I remember not even needing to think before answering. However, the answer that reflexively came out of my mouth surprised me. I responded that I wanted to dance.
Curiously, I had never really watched dance shows or followed the latest trends. I didn’t ask my parents if I could take dance lessons. And if I ever found a piece of music particularly compelling, I was the guy who would rather sing along than move my body.
Looking back, I think dance popped into my head because I envied the way the dancers I knew seemed to effortlessly control the way they appeared to others. And I found the ability to exude confidence, strength, or sexiness at will to be appealing, rather than being passively accepting of how others perceive me.
But I always thought this skill was beyond my reach, because I’m amazingly clumsy. Oftentimes, my body moves in ways I don’t intend. And CMT has given me a bit of an awkward gait, weak ankles, and a propensity for spectacular falls.

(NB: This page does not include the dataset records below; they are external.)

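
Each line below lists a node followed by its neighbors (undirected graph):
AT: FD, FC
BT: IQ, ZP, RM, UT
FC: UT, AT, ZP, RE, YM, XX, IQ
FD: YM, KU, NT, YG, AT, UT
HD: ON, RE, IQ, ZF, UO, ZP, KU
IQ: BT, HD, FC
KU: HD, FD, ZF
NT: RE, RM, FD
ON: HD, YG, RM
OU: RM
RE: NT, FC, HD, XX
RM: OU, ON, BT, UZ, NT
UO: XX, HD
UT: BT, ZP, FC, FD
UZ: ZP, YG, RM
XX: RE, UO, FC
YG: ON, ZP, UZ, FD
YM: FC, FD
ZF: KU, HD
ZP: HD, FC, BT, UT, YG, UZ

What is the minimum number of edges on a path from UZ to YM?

3

Level 0: UZ
Level 1: RM, YG, ZP
Level 2: BT, FC, FD, HD, NT, ON, OU, UT
Level 3: AT, IQ, KU, RE, UO, XX, YM, ZF
YM first appears at level 3.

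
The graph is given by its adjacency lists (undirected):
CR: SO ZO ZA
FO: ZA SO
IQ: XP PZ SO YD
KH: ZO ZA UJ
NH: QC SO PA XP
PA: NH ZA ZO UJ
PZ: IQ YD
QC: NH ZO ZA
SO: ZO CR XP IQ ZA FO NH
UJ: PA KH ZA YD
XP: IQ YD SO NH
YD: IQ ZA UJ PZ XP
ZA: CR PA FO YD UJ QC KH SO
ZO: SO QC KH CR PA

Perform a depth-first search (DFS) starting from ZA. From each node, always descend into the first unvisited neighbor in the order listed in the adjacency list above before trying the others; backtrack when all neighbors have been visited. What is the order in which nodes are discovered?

ZA, CR, SO, ZO, QC, NH, PA, UJ, KH, YD, IQ, XP, PZ, FO

Visit ZA
ZA → CR
CR → SO
SO → ZO
ZO → QC
QC → NH
NH → PA
PA → UJ
UJ → KH
UJ → YD
YD → IQ
IQ → XP
IQ → PZ
SO → FO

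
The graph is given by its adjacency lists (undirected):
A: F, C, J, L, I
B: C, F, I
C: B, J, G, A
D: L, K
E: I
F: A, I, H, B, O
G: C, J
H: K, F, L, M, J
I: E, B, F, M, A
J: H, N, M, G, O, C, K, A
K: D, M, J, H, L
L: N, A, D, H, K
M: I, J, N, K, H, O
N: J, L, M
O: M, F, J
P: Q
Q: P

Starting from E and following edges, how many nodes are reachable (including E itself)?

15

BFS from E visits: E, I, B, F, M, A, C, H, O, J, N, K, L, G, D
Reachable nodes: 15 of 17 total.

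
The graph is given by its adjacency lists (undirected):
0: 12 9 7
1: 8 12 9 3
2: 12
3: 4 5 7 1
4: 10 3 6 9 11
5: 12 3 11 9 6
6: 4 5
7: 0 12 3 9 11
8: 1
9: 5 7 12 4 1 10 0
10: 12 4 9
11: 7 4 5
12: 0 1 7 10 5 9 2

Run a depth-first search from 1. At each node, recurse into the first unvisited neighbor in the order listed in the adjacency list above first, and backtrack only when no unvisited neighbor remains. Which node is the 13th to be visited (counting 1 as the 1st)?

Visit 1
1 → 8
1 → 12
12 → 0
0 → 9
9 → 5
5 → 3
3 → 4
4 → 10
4 → 6
4 → 11
11 → 7
12 → 2

Visit order: 1, 8, 12, 0, 9, 5, 3, 4, 10, 6, 11, 7, 2

2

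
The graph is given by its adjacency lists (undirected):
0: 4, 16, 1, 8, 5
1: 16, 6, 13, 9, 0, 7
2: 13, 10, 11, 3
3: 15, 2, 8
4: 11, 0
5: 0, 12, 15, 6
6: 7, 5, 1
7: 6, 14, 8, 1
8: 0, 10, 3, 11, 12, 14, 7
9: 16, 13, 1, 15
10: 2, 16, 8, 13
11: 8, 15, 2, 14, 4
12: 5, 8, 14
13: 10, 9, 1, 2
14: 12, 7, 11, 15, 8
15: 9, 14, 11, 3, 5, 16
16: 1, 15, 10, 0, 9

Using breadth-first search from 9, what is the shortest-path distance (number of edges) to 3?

2

Level 0: 9
Level 1: 1, 13, 15, 16
Level 2: 0, 2, 3, 5, 6, 7, 10, 11, 14
Level 3: 4, 8, 12
3 first appears at level 2.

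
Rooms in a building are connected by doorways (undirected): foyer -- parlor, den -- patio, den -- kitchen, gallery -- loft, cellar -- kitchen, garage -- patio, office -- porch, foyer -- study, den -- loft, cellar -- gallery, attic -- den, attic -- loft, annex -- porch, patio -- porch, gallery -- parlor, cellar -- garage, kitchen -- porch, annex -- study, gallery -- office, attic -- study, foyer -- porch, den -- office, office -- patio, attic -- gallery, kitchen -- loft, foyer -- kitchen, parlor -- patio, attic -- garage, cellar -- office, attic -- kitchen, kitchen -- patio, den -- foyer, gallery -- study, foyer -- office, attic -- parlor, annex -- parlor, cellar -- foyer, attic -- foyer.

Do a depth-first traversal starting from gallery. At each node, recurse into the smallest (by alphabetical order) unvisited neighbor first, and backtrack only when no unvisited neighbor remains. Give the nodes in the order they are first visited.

gallery, attic, den, foyer, cellar, garage, patio, kitchen, loft, porch, annex, parlor, study, office

Visit gallery
gallery → attic
attic → den
den → foyer
foyer → cellar
cellar → garage
garage → patio
patio → kitchen
kitchen → loft
kitchen → porch
porch → annex
annex → parlor
annex → study
porch → office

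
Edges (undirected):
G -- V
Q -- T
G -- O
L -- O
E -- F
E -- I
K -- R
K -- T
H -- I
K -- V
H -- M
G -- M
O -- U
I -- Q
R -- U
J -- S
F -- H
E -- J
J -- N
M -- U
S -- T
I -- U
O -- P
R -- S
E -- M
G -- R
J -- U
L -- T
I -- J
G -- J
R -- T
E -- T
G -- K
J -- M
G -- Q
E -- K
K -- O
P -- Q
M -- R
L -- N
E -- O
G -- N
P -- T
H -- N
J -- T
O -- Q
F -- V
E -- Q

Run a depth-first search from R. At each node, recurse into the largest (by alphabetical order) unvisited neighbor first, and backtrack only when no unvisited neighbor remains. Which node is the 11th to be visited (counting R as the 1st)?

Visit R
R → U
U → O
O → Q
Q → T
T → S
S → J
J → N
N → L
N → H
H → M
M → G
G → V
V → K
K → E
E → I
E → F
T → P

Visit order: R, U, O, Q, T, S, J, N, L, H, M, G, V, K, E, I, F, P

M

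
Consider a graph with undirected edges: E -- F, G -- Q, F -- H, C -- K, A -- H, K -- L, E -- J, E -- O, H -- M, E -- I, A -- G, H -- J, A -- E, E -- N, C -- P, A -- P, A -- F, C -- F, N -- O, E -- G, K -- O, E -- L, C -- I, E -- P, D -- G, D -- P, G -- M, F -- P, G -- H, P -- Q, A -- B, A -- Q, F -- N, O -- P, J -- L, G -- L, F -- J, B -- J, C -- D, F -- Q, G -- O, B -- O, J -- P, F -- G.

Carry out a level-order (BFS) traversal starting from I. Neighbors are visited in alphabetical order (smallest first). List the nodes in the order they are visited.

I → C → E → D → F → K → P → A → G → J → L → N → O → H → Q → B → M

Visit I; enqueue C, E → queue [C, E]
Visit C; enqueue D, F, K, P → queue [E, D, F, K, P]
Visit E; enqueue A, G, J, L, N, O → queue [D, F, K, P, A, G, J, L, N, O]
Visit D → queue [F, K, P, A, G, J, L, N, O]
Visit F; enqueue H, Q → queue [K, P, A, G, J, L, N, O, H, Q]
Visit K → queue [P, A, G, J, L, N, O, H, Q]
Visit P → queue [A, G, J, L, N, O, H, Q]
Visit A; enqueue B → queue [G, J, L, N, O, H, Q, B]
Visit G; enqueue M → queue [J, L, N, O, H, Q, B, M]
Visit J → queue [L, N, O, H, Q, B, M]
Visit L → queue [N, O, H, Q, B, M]
Visit N → queue [O, H, Q, B, M]
Visit O → queue [H, Q, B, M]
Visit H → queue [Q, B, M]
Visit Q → queue [B, M]
Visit B → queue [M]
Visit M → queue []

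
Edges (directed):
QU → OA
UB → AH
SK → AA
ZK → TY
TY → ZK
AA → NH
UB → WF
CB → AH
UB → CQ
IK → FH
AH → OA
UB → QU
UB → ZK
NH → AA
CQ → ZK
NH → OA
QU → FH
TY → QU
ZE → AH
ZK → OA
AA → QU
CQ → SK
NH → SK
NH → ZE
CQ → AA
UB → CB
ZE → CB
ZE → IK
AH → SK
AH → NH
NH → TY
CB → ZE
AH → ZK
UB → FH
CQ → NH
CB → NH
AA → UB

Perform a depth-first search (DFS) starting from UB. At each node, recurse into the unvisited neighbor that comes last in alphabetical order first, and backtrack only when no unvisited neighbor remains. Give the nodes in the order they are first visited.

UB ZK TY QU OA FH WF CQ SK AA NH ZE IK CB AH

Visit UB
UB → ZK
ZK → TY
TY → QU
QU → OA
QU → FH
UB → WF
UB → CQ
CQ → SK
SK → AA
AA → NH
NH → ZE
ZE → IK
ZE → CB
CB → AH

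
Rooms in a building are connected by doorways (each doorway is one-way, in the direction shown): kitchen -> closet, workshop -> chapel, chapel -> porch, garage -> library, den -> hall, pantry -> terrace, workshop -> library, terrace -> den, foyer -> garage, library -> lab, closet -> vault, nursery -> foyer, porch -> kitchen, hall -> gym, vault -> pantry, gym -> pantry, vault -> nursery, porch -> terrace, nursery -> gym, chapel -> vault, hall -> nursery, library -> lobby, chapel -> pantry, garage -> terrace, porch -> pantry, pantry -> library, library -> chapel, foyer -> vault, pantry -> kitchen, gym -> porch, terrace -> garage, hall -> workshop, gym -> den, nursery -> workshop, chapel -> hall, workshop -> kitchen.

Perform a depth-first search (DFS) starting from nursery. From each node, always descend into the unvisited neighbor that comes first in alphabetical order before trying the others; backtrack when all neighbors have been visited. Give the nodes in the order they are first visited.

Visit nursery
nursery → foyer
foyer → garage
garage → library
library → chapel
chapel → hall
hall → gym
gym → den
gym → pantry
pantry → kitchen
kitchen → closet
closet → vault
pantry → terrace
gym → porch
hall → workshop
library → lab
library → lobby

nursery → foyer → garage → library → chapel → hall → gym → den → pantry → kitchen → closet → vault → terrace → porch → workshop → lab → lobby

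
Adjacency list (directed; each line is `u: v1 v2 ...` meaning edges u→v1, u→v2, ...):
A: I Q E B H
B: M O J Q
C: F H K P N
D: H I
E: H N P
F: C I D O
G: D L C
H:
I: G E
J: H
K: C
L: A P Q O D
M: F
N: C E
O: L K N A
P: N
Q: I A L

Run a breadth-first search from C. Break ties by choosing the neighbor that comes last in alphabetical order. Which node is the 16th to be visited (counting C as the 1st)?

Visit C; enqueue P, N, K, H, F → queue [P, N, K, H, F]
Visit P → queue [N, K, H, F]
Visit N; enqueue E → queue [K, H, F, E]
Visit K → queue [H, F, E]
Visit H → queue [F, E]
Visit F; enqueue O, I, D → queue [E, O, I, D]
Visit E → queue [O, I, D]
Visit O; enqueue L, A → queue [I, D, L, A]
Visit I; enqueue G → queue [D, L, A, G]
Visit D → queue [L, A, G]
Visit L; enqueue Q → queue [A, G, Q]
Visit A; enqueue B → queue [G, Q, B]
Visit G → queue [Q, B]
Visit Q → queue [B]
Visit B; enqueue M, J → queue [M, J]
Visit M → queue [J]
Visit J → queue []

Visit order: C, P, N, K, H, F, E, O, I, D, L, A, G, Q, B, M, J

M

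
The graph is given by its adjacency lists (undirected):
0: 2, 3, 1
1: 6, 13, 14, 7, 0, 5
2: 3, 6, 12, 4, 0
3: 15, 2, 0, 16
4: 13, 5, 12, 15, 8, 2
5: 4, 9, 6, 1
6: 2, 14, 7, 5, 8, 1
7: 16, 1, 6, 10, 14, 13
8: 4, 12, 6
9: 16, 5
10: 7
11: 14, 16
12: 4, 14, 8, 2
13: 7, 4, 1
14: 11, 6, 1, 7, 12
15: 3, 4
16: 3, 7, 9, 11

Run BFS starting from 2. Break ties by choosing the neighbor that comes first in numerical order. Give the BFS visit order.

2, 0, 3, 4, 6, 12, 1, 15, 16, 5, 8, 13, 7, 14, 9, 11, 10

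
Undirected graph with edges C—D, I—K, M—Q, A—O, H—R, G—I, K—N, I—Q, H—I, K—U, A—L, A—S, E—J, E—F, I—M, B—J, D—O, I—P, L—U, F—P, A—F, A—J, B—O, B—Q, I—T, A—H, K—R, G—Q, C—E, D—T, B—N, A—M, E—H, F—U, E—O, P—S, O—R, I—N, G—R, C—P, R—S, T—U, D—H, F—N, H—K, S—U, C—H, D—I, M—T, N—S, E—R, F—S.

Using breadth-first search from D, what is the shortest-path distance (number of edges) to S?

3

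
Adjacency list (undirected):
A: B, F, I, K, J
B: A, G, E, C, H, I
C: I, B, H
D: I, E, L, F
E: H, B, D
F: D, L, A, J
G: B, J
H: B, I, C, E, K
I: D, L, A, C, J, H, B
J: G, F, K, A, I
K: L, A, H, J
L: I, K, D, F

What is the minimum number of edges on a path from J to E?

3

Level 0: J
Level 1: A, F, G, I, K
Level 2: B, C, D, H, L
Level 3: E
E first appears at level 3.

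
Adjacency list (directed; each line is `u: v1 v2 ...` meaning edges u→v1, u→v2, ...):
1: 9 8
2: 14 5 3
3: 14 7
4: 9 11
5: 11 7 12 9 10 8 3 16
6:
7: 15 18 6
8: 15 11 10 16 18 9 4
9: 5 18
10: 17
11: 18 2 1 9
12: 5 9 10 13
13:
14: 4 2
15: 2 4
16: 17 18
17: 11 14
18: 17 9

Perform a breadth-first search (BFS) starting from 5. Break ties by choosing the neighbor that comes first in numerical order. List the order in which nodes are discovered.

Visit 5; enqueue 3, 7, 8, 9, 10, 11, 12, 16 → queue [3, 7, 8, 9, 10, 11, 12, 16]
Visit 3; enqueue 14 → queue [7, 8, 9, 10, 11, 12, 16, 14]
Visit 7; enqueue 6, 15, 18 → queue [8, 9, 10, 11, 12, 16, 14, 6, 15, 18]
Visit 8; enqueue 4 → queue [9, 10, 11, 12, 16, 14, 6, 15, 18, 4]
Visit 9 → queue [10, 11, 12, 16, 14, 6, 15, 18, 4]
Visit 10; enqueue 17 → queue [11, 12, 16, 14, 6, 15, 18, 4, 17]
Visit 11; enqueue 1, 2 → queue [12, 16, 14, 6, 15, 18, 4, 17, 1, 2]
Visit 12; enqueue 13 → queue [16, 14, 6, 15, 18, 4, 17, 1, 2, 13]
Visit 16 → queue [14, 6, 15, 18, 4, 17, 1, 2, 13]
Visit 14 → queue [6, 15, 18, 4, 17, 1, 2, 13]
Visit 6 → queue [15, 18, 4, 17, 1, 2, 13]
Visit 15 → queue [18, 4, 17, 1, 2, 13]
Visit 18 → queue [4, 17, 1, 2, 13]
Visit 4 → queue [17, 1, 2, 13]
Visit 17 → queue [1, 2, 13]
Visit 1 → queue [2, 13]
Visit 2 → queue [13]
Visit 13 → queue []

5, 3, 7, 8, 9, 10, 11, 12, 16, 14, 6, 15, 18, 4, 17, 1, 2, 13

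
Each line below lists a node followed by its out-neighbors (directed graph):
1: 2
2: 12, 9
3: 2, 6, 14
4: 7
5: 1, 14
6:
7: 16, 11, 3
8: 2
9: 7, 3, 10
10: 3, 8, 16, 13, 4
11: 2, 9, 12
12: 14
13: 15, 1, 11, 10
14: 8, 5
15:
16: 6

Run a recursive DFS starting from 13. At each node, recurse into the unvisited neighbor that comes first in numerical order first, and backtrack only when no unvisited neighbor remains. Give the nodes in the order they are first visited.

Visit 13
13 → 1
1 → 2
2 → 9
9 → 3
3 → 6
3 → 14
14 → 5
14 → 8
9 → 7
7 → 11
11 → 12
7 → 16
9 → 10
10 → 4
13 → 15

13, 1, 2, 9, 3, 6, 14, 5, 8, 7, 11, 12, 16, 10, 4, 15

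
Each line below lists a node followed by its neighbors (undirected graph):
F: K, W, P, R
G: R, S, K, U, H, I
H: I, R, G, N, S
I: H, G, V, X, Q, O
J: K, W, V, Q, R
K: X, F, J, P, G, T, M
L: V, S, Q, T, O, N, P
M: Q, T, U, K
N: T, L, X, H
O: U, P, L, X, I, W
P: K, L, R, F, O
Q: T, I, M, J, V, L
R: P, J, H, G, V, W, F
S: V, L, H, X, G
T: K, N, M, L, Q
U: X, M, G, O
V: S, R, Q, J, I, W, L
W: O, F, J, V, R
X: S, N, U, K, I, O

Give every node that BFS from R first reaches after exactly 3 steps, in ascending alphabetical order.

Level 0: R
Level 1: F, G, H, J, P, V, W
Level 2: I, K, L, N, O, Q, S, U
Level 3: M, T, X

M, T, X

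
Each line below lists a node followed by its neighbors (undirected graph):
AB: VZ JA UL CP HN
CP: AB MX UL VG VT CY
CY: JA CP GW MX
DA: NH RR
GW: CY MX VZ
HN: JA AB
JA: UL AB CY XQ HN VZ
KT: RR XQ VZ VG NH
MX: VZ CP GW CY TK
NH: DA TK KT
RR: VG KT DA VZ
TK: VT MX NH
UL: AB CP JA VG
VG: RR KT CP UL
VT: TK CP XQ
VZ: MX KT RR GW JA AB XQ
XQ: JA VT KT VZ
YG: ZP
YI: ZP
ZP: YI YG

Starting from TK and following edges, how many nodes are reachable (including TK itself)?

BFS from TK visits: TK, VT, MX, NH, CP, XQ, VZ, GW, CY, DA, KT, AB, UL, VG, JA, RR, HN
Reachable nodes: 17 of 20 total.

17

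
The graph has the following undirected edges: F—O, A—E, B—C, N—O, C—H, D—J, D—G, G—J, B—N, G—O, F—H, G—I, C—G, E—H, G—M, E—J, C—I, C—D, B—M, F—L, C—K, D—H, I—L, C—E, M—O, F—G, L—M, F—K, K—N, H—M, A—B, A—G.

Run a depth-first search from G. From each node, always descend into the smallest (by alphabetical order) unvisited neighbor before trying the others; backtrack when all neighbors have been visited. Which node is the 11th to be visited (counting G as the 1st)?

N

Visit G
G → A
A → B
B → C
C → D
D → H
H → E
E → J
H → F
F → K
K → N
N → O
O → M
M → L
L → I

Visit order: G, A, B, C, D, H, E, J, F, K, N, O, M, L, I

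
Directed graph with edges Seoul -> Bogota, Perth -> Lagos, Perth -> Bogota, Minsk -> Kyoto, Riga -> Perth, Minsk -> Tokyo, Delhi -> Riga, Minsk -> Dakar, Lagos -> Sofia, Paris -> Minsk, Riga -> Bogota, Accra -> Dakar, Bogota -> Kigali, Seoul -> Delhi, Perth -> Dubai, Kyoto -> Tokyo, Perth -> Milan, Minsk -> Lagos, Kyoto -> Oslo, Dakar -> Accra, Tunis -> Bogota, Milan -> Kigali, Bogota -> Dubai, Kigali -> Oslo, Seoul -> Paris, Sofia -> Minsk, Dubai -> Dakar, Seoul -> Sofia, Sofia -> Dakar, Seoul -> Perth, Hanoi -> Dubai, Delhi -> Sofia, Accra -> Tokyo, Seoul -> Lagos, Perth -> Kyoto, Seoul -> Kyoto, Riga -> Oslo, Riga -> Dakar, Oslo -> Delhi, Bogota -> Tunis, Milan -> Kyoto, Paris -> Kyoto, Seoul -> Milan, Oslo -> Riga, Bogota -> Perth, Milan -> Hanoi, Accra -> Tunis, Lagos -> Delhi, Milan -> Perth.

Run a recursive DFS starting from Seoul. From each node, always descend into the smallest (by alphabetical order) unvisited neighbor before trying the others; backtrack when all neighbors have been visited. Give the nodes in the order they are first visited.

Seoul, Bogota, Dubai, Dakar, Accra, Tokyo, Tunis, Kigali, Oslo, Delhi, Riga, Perth, Kyoto, Lagos, Sofia, Minsk, Milan, Hanoi, Paris

Visit Seoul
Seoul → Bogota
Bogota → Dubai
Dubai → Dakar
Dakar → Accra
Accra → Tokyo
Accra → Tunis
Bogota → Kigali
Kigali → Oslo
Oslo → Delhi
Delhi → Riga
Riga → Perth
Perth → Kyoto
Perth → Lagos
Lagos → Sofia
Sofia → Minsk
Perth → Milan
Milan → Hanoi
Seoul → Paris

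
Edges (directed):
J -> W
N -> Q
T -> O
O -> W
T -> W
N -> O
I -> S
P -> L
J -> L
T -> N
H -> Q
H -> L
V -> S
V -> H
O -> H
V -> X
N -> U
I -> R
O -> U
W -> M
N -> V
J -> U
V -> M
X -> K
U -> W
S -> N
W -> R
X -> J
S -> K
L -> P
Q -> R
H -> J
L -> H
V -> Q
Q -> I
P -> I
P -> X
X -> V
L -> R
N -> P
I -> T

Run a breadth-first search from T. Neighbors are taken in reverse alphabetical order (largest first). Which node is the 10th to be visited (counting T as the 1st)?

Visit T; enqueue W, O, N → queue [W, O, N]
Visit W; enqueue R, M → queue [O, N, R, M]
Visit O; enqueue U, H → queue [N, R, M, U, H]
Visit N; enqueue V, Q, P → queue [R, M, U, H, V, Q, P]
Visit R → queue [M, U, H, V, Q, P]
Visit M → queue [U, H, V, Q, P]
Visit U → queue [H, V, Q, P]
Visit H; enqueue L, J → queue [V, Q, P, L, J]
Visit V; enqueue X, S → queue [Q, P, L, J, X, S]
Visit Q; enqueue I → queue [P, L, J, X, S, I]
Visit P → queue [L, J, X, S, I]
Visit L → queue [J, X, S, I]
Visit J → queue [X, S, I]
Visit X; enqueue K → queue [S, I, K]
Visit S → queue [I, K]
Visit I → queue [K]
Visit K → queue []

Visit order: T, W, O, N, R, M, U, H, V, Q, P, L, J, X, S, I, K

Q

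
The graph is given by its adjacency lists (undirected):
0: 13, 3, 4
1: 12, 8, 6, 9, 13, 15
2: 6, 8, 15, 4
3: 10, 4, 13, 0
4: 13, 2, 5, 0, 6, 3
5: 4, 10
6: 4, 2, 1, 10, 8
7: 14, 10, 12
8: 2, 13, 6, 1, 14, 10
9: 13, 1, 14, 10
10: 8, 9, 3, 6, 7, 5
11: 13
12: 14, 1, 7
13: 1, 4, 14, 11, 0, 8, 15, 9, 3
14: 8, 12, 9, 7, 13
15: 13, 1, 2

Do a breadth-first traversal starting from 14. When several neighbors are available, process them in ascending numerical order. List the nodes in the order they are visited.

Visit 14; enqueue 7, 8, 9, 12, 13 → queue [7, 8, 9, 12, 13]
Visit 7; enqueue 10 → queue [8, 9, 12, 13, 10]
Visit 8; enqueue 1, 2, 6 → queue [9, 12, 13, 10, 1, 2, 6]
Visit 9 → queue [12, 13, 10, 1, 2, 6]
Visit 12 → queue [13, 10, 1, 2, 6]
Visit 13; enqueue 0, 3, 4, 11, 15 → queue [10, 1, 2, 6, 0, 3, 4, 11, 15]
Visit 10; enqueue 5 → queue [1, 2, 6, 0, 3, 4, 11, 15, 5]
Visit 1 → queue [2, 6, 0, 3, 4, 11, 15, 5]
Visit 2 → queue [6, 0, 3, 4, 11, 15, 5]
Visit 6 → queue [0, 3, 4, 11, 15, 5]
Visit 0 → queue [3, 4, 11, 15, 5]
Visit 3 → queue [4, 11, 15, 5]
Visit 4 → queue [11, 15, 5]
Visit 11 → queue [15, 5]
Visit 15 → queue [5]
Visit 5 → queue []

14 → 7 → 8 → 9 → 12 → 13 → 10 → 1 → 2 → 6 → 0 → 3 → 4 → 11 → 15 → 5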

Indeed, to this day, the extent of my dance experience largely involves wildly swaying my body in the midst of drunken throngs of people — something for my own indulgence and unworthy of anyone else’s audience.
Yet recently, I’ve been thinking quite a bit about dance. I’ve been reading and following the work of disabled dancers I admire. And I’ve fallen down a bit of a YouTube rabbit hole watching inclusive dance performances and following various stories.
This has led me to question some of my preconceptions about dance, including what it is, what it can be, and who it’s for.
While growing up, I thought there were only a few ways to dance, and that dance was like martial arts, which I was familiar with. I assumed that the guidelines of dance were purposefully rigid, requiring metrics to determine what’s good and bad, and what’s dance and what’s not.
But perhaps this was my assumption simply because it reflected my own prejudice of what defines confidence, strength, and sexiness. Maybe the dance community has always been more accepting and understanding than I had ever been.
And maybe the inclusive dance community can teach us to listen, to act with empathy, and to break down the structures and prejudices, both internal and external, that immobilize us.
Although I don’t imagine I will start regularly dancing anytime soon, I’m reconsidering things I had previously considered out of reach.